When would you say "I fell over." and "I've fallen over."? Consider these situations:

  1. You're still on the ground.
  2. You just got up.
  3. People saw your bruised knee and asked what happened.
  • 1
    The famous: "Help, I've fallen and I can't get up." en.wikipedia.org/wiki/I%27ve_fallen,_and_I_can%27t_get_up! May 11 '17 at 22:42
  • "I fell over" is said or written as a pass tense, and usually means that the person is not in danger at the moment. On the other hand, "I've fallen over" usually means someone is still on the ground and asking for help or stating their current position. For example, the Life Call commercial.
    – Anibanani
    May 11 '17 at 22:50
  • 1
    What happened: You fell down (not over). Fell is past tense. Fall is present tense.
    – Xanne
    May 13 '17 at 7:04

Fallen implies you are still in that condition. "I have fallen over" means you're lying on the ground and need to get up.

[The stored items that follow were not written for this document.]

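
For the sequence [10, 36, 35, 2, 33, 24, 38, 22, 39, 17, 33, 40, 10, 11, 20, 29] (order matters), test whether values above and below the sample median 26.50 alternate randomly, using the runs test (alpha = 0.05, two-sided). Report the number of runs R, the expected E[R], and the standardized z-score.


Step 1: Compute median = 26.50; label A = above, B = below.
Labels in order: BAABABABABAABBBA  (n_A = 8, n_B = 8)
Step 2: Count runs R = 12.
Step 3: Under H0 (random ordering), E[R] = 2*n_A*n_B/(n_A+n_B) + 1 = 2*8*8/16 + 1 = 9.0000.
        Var[R] = 2*n_A*n_B*(2*n_A*n_B - n_A - n_B) / ((n_A+n_B)^2 * (n_A+n_B-1)) = 14336/3840 = 3.7333.
        SD[R] = 1.9322.
Step 4: Continuity-corrected z = (R - 0.5 - E[R]) / SD[R] = (12 - 0.5 - 9.0000) / 1.9322 = 1.2939.
Step 5: Two-sided p-value via normal approximation = 2*(1 - Phi(|z|)) = 0.195709.
Step 6: alpha = 0.05. fail to reject H0.

R = 12, z = 1.2939, p = 0.195709, fail to reject H0.


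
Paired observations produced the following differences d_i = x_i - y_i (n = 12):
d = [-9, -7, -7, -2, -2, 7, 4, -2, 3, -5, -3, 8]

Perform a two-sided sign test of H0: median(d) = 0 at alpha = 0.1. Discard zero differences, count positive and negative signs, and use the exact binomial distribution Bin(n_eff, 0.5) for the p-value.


Step 1: Discard zero differences. Original n = 12; n_eff = number of nonzero differences = 12.
Nonzero differences (with sign): -9, -7, -7, -2, -2, +7, +4, -2, +3, -5, -3, +8
Step 2: Count signs: positive = 4, negative = 8.
Step 3: Under H0: P(positive) = 0.5, so the number of positives S ~ Bin(12, 0.5).
Step 4: Two-sided exact p-value = sum of Bin(12,0.5) probabilities at or below the observed probability = 0.387695.
Step 5: alpha = 0.1. fail to reject H0.

n_eff = 12, pos = 4, neg = 8, p = 0.387695, fail to reject H0.


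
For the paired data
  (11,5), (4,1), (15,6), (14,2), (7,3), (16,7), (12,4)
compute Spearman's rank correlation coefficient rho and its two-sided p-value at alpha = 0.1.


Step 1: Rank x and y separately (midranks; no ties here).
rank(x): 11->3, 4->1, 15->6, 14->5, 7->2, 16->7, 12->4
rank(y): 5->5, 1->1, 6->6, 2->2, 3->3, 7->7, 4->4
Step 2: d_i = R_x(i) - R_y(i); compute d_i^2.
  (3-5)^2=4, (1-1)^2=0, (6-6)^2=0, (5-2)^2=9, (2-3)^2=1, (7-7)^2=0, (4-4)^2=0
sum(d^2) = 14.
Step 3: rho = 1 - 6*14 / (7*(7^2 - 1)) = 1 - 84/336 = 0.750000.
Step 4: Under H0, t = rho * sqrt((n-2)/(1-rho^2)) = 2.5355 ~ t(5).
Step 5: Two-sided p-value from the t-distribution with 5 df = 0.052181.
Step 6: alpha = 0.1. reject H0.

rho = 0.7500, p = 0.052181, reject H0 at alpha = 0.1.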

Fell is past tense and indicates something that happened previously, regardless of your current condition.

So, say you're at a party and have had a bit too much to drink. You fall over. You're lying on the ground wondering why everyone is sideways. "Oh," you realize, "I've fallen over." That explains your current situation. Before you figure out you need to get up, your mate comes by and asks why you're on the ground like that. Referring to what happened in the past, you tell him, "I fell over." He helps you up and you realize you're bleeding because you fell on top of and broke a glass table. When the ambulance shows up, you explain that "I fell over," even though, now, you're standing (more or less) upright.

Note that there are other contexts where this changes: Some years later, your friend asks you (because he was too drunk to remember that party), "Have you ever fallen over?" and you might reply "Yes, I have fallen over. Remember that party?"

Edit: In response to a comment... present perfect refers to the present or recent past (or a time frame that stretches to the recent past):

We tend to use the Present Perfect when reporting or announcing an event of the recent past:

The company's current CEO has lied repeatedly to her employees.

But we tend to use the Simple Past when reporting or announcing events of the finished, more distant past:

Washington encouraged his troops.


See the referenced page for a simple explanation and more examples.

  • I've read and re-read that the present perfect refers to the effects something has in the present. If that's true, could I say to my friend I've fallen over as well?
    – Judy
    May 11 '17 at 22:24
  • Yes, if as @Roger Sinsohn says, you're still on the floor.